Autofahrer, Hausbesitzer, Unternehmer: Ab jetzt soll jeder seinen Beitrag zum Klimaschutz leisten. Durch Energieeffizienz, den Ausbau erneuerbarer Energien und Kraft-Wärme-Koppelung will die Bundesregierung bis zum Jahr 2020 den Ausstoß von Kohlendioxid um rund 35 Prozent senken. Ursprünglich peilte sie eine Reduktion um 40 Prozent an. Die fehlenden fünf Prozentpunkte sollen nach dem Willen von Umweltminister Sigmar Gabriel die Länder und Kommunen einsparen; zudem will Gabriel den Emissionshandel verschärfen.

Was genau der Einzelne tun muss, um die Ziele der Regierung zu erreichen - und ob es Sanktionen geben wird - ist noch unklar. Zwar haben die Minister während ihrer Klausur in Meseberg ein 47-seitiges Eckpunkte-Papier beschlossen. Doch frühestens zum Januar 2008 folgt ein Gesetz.

Autofahren Wer sich ein neues Auto kauft, sollte sich besonders über den Spritverbrauch und CO2-Ausstoß informieren, denn die Kfz-Steuer soll voraussichtlich ab 2009 nicht mehr nach Hubraumgröße, sondern über den Schadstoffausstoß berechnet werden. Neue Autos mit hohem Spritverbrauch werden teurer. Auch der Schadstoffausstoß soll bei neuen Modellen gekennzeichnet werden. Die alten Fahrzeuge werden weiterhin nach dem Hubraum-System besteuert. Außerdem muss bis zum Jahr 2020 zehn Prozent Biosprit zu den normalen Kraftstoffen gemischt werden - doppelt so viel wie bisher.

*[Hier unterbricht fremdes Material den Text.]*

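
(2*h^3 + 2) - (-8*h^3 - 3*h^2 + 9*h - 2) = 10*h^3 + 3*h^2 - 9*h + 4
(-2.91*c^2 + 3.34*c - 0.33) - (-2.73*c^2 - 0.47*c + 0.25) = -0.18*c^2 + 3.81*c - 0.58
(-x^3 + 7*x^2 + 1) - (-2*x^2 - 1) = -x^3 + 9*x^2 + 2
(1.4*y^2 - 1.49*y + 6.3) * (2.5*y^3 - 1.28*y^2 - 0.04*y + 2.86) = 3.5*y^5 - 5.517*y^4 + 17.6012*y^3 - 4.0004*y^2 - 4.5134*y + 18.018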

Aufatmen können hingegen die Gegner des Tempolimits. Das Thema taucht im neuen Klimapaket nicht auf, es scheint damit vorerst vom Tisch zu sein. Auch die Steuerprivilegien für Dienstwagen bleiben vorerst bestehen. Hier wartet die Regierung eine endgültige Entscheidung der EU-Kommission ab. Für LKW-Fahrer hat man sich eine Sonderregelung einfallen lassen: Die LKW-Maut soll auf Bundesstraßen ausgedehnt werden und sich stärker nach den Abgasen der Laster richten.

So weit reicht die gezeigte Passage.